In December last year, I talked a bit about the issues affecting the OpenLDAP proxycaching project. This posting updates the current situation.
Testing and Stability
As a result of problems with slapd crashing, we turned on debugging in the LCFG openldap component in mid December so core files would be generated for each crash, giving us an opportunity to debug the problem(s). We have now accumulated 18. This compares with approximately 4 crashes in other labs not running proxycaching, so clearly the proxycaching clients are less stable than our standard DICE clients (which use our own slaprepl technology to sync with the master). Unfortunately the core files do not point to a single problem, or bug – they are almost all different, with no identical backtraces appearing more than twice. There is a suspicion that memory corruption may be occuring in some cases. Also, it might be beneficial to build using Heimdal kerberos rather than MIT to see if that has any effect, as some core files appear to point in this direction. However, it is highly debatable whether continuing to debug these core files has any real benefit given (a) the time needed to do so and (b) the OpenLDAP developers now focusing on version 2.4, leading on to….
2.3 vs 2.4
It was thought, at the December development meeting, that sticking with version 2.3.43 of OpenLDAP would be the best approach for the moment. However, the lack of stability, as outlined above, means that we would not be happy implementing this solution. A previous drawback of 2.4 – as described in ITS#5756 has now been fixed, so making 2.4 a more attractive candidate.
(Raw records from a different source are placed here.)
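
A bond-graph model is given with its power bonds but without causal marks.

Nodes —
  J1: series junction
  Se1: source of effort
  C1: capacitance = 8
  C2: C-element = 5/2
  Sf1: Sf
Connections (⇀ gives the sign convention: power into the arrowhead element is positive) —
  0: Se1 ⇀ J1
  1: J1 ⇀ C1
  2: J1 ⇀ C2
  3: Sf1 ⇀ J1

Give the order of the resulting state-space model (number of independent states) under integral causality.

b0 →J1  (Se1 (Se) sets effort on bond)
b3 →Sf1  (source Sf1 imposes f)
b1 →J1  (J1 flow already set via bond 3)
b2 →J1  (common-f at J1 fixed by 3)

2  (C1, C2 all integral)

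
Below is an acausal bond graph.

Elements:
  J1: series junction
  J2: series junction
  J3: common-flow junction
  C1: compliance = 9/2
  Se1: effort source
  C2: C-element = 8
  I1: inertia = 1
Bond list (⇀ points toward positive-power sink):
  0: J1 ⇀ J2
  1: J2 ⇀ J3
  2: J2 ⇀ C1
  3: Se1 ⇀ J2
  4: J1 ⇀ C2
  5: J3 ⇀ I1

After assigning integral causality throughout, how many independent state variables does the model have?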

Following some discussion, we now believe that the best approach is to increase testing of proxycaching using OpenLDAP 2.4 (current version is 2.4.13, with 2.4.14 imminent) to see if it suffers the same stability problems as found in 2.3. This will inevitably delay the project, but increasingly seems the right course to take. The urgent need for this project, as shown a couple of years ago when typically 20 machines a day would suffer ldap replication failures, has disappeared (most likely because of increased memory in commodity hardware). It would probably be sensible to either put the project into a stalled state, or set a deadline a few months away, to properly evaluate 2.4.